Overview for Data Visualization

Making Visualizations with ggformula

The package ggformula is built to overlay the Grammar of Graphics used in package ggplot2 with a formula based syntax. The formula based syntax means that all ggformula generated graphics will generally take one of the following forms:

One Variable

gf_goal(~ x, data = mydata)

Two Variable - Relationships

gf_goal(y ~ x, data = mydata)

Two or More Variables Split by Groups

gf_goal(~ x | z, data = mydata)
gf_goal(y ~ x | z, data = mydata)

where the

  • goal will be the specific function for the graph type (e.g. gf_histogram()),
  • the y and x will be the specific variables/columns in the data mapped to the y-axis and x-axis respectively, with | z the feature that facets into different graphs for group values of z, and
  • mydata is the object name of your data.

Getting Started

First, be sure you have installed ggformula. Remember, you only need to install the package once on your machine.

Then, be sure to load the package ggformula. Remember, you need to do this with each new Quarto/RMarkdown document or R Session.

library(ggformula) #for graphs

Common Modifications/Arguments

Every visualization type has some modifications that are specific to that type, but there are some universal modifications that should be added to every graph.

Axis Labels

Every visualization should have its axes labelled according to the context of the data. Axis labels should always include

  • The variables or cases they represent
    • Always include units (e.g. inches, %) for variables
  • The individual/sample/population represented by data
  • A descriptive title - this should not be “X vs Y”, but something like “As X increases we see that Y decreases”

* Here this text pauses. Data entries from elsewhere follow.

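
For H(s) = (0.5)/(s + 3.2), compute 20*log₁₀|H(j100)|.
Substitute s = j*100: H(j100) = 0.000159836 - 0.00499489j.
|H(j100)| = sqrt(Re² + Im²) = 0.004997.
20*log₁₀(0.004997) = -46.03 dB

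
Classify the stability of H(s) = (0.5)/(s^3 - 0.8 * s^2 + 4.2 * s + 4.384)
Denominator: s^3 - 0.8*s^2 + 4.2*s + 4.384 = (s + 0.8)(s^2 - 1.6*s + 5.48). Poles: -0.8, 0.8 + 2.2j, 0.8 - 2.2j. Unstable (2 pole(s) in RHP)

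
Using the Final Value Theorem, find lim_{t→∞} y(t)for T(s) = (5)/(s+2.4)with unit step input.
FVT: lim_{t→∞} y(t) = lim_{s→0} s*Y(s) where Y(s) = T(s)/s.
= lim_{s→0} T(s) = T(0) = num(0)/den(0) = 5/2.4 = 2.083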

Here is how that is added to our gf_goal() function:

gf_goal(formula, #takes many different forms 
        data = mydata,
        xlab = "X Variable, Units, and/or Sample",
        ylab = "Y Variable, Units, and/or Sample",
        title = "Title describing relationship")

Adding ggplot2 Layers

The package ggformula is built on top of another package called ggplot2 and so any ggplot2 function can be added to a ggformula generated graphic.

For example, we can change the theme to a built-in theme or modify other features using + after the ggformula function to add the ggplot2 layers to the graph.

gf_goal(formula, #takes many different forms 
        data = mydata,
        xlab = "X Variable, Units, and/or Sample",
        ylab = "Y Variable, Units, and/or Sample",
        title = "Title describing relationship") +
  theme_light()

Data Structures

In order to make graphs, your data needs to be “tidy”. That means it should have the structure:

  • Every Column is a Variable
  • Every Row is an Individual/Case
  • Every Cell is a Single Value

Here is an example of “tidy” data using data from a package called palmerpenguins (remember to install it!). First, load the package.

library(palmerpenguins)

Here is a snippet of the data:

Palmer Penguins
species island bill_length_mm bill_depth_mm flipper_length_mm body_mass_g sex year
Gentoo Biscoe 46.5 14.8 217 5200 female 2008
Chinstrap Dream 49.0 19.5 210 3950 male 2008
Gentoo Biscoe 48.8 16.2 222 6000 male 2009
Gentoo Biscoe 42.7 13.7 208 3950 female 2008
Adelie Dream 41.5 18.5 201 4000 male 2009
Chinstrap Dream 49.6 18.2 193 3775 male 2009
Adelie Torgersen 36.2 16.1 187 3550 female 2008
Adelie Biscoe 37.8 20.0 190 4250 male 2009
Adelie Dream 41.3 20.3 194 3550 male 2008
Adelie Torgersen 40.6 19.0 199 4000 male 2009

We notice that each column is a variable, such as

  • species is the species of penguin
  • island is the location/island on which the penguin is found
  • bill_length_mm is the length of the penguin’s bill in millimeters (mm)

We also notice that each row represents a single penguin and its characteristics. Each cell contains a single value associated with a specific variable measured on a specific penguin.